Certainly. Let's break this down in a simple, intuitive way:

1. Binary outcomes:
   We're dealing with only two possible results: success (1) or failure (0).

2. Probability:
   p = probability of success
   1-p = probability of failure

3. Variance calculation:
   Variance measures the average squared deviation from the mean.

4. Mean for binary outcome:
   The mean (μ) is simply p, as that's the expected value.

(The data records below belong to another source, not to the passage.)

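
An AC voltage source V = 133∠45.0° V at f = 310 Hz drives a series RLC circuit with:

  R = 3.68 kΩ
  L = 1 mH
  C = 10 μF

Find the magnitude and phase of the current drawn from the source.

Step 1 — Angular frequency: ω = 2π·f = 2π·310 = 1948 rad/s.
Step 2 — Component impedances:
  R: Z = R = 3680 Ω
  L: Z = jωL = j·1948·0.001 = 0 + j1.948 Ω
  C: Z = 1/(jωC) = -j/(ω·C) = 0 - j51.34 Ω
Step 3 — Series combination: Z_total = R + L + C = 3680 - j49.39 Ω = 3680∠-0.8° Ω.
Step 4 — Source phasor: V = 133∠45.0° V = 94.05 + j94.05 V.
Step 5 — Ohm's law: I = V / Z_total = (94.05 + j94.05) / (3680 - j49.39) = 0.02521 + j0.02589 A.
Step 6 — Convert to polar: |I| = 0.03614 A, ∠I = 45.8°.

I = 0.03614∠45.8° A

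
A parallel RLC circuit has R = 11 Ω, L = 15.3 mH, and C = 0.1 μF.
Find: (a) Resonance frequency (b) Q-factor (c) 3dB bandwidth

Step 1 — Resonance: ω₀ = 1/√(LC) = 1/√(0.0153·1e-07) = 2.557e+04 rad/s.
Step 2 — f₀ = ω₀/(2π) = 4069 Hz.
Step 3 — Parallel Q: Q = R/(ω₀L) = 11/(2.557e+04·0.0153) = 0.02812.
Step 4 — Bandwidth: Δω = ω₀/Q = 9.091e+05 rad/s; BW = Δω/(2π) = 1.447e+05 Hz.

(a) f₀ = 4069 Hz  (b) Q = 0.02812  (c) BW = 1.447e+05 Hz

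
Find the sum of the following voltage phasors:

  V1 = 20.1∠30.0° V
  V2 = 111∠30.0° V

Step 1 — Convert each phasor to rectangular form:
  V1 = 20.1·(cos(30.0°) + j·sin(30.0°)) = 17.41 + j10.05 V
  V2 = 111·(cos(30.0°) + j·sin(30.0°)) = 96.13 + j55.5 V
Step 2 — Sum components: V_total = 113.5 + j65.55 V.
Step 3 — Convert to polar: |V_total| = 131.1 V, ∠V_total = 30.0°.

V_total = 131.1∠30.0° V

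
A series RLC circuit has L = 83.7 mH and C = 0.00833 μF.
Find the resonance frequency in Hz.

Step 1 — Resonance condition Im(Z)=0 gives ω₀ = 1/√(LC).
Step 2 — ω₀ = 1/√(0.0837·8.33e-09) = 3.787e+04 rad/s.
Step 3 — f₀ = ω₀/(2π) = 6027 Hz.

f₀ = 6027 Hz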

5. Calculating deviations:
   - For a success (1): The deviation is (1 - p)
   - For a failure (0): The deviation is (0 - p) = -p

6. Squaring these deviations:
   - For success: (1 - p)²
   - For failure: (-p)² = p²

7. Weighted average of squared deviations:
   Variance = p(1 - p)² + (1-p)(p²)

8. Simplifying:
   = p(1 - 2p + p²) + p² - p³
   = p - 2p² + p³ + p² - p³
   = p - p²
   = p(1 - p)

This p(1-p) formula captures the spread of binary data elegantly:
- When p = 0.5, variance is at its maximum (0.25), reflecting maximum uncertainty.
- As p approaches 0 or 1, variance decreases, reflecting more certainty.

This simple formula encapsulates the variability inherent in binary outcomes, which is why it's used as the variance in the standard error calculation for proportions.

We don't know what the mean is, but we can approximate the stdev so that we *catch* the population within a certain range of the confidence interval we construct.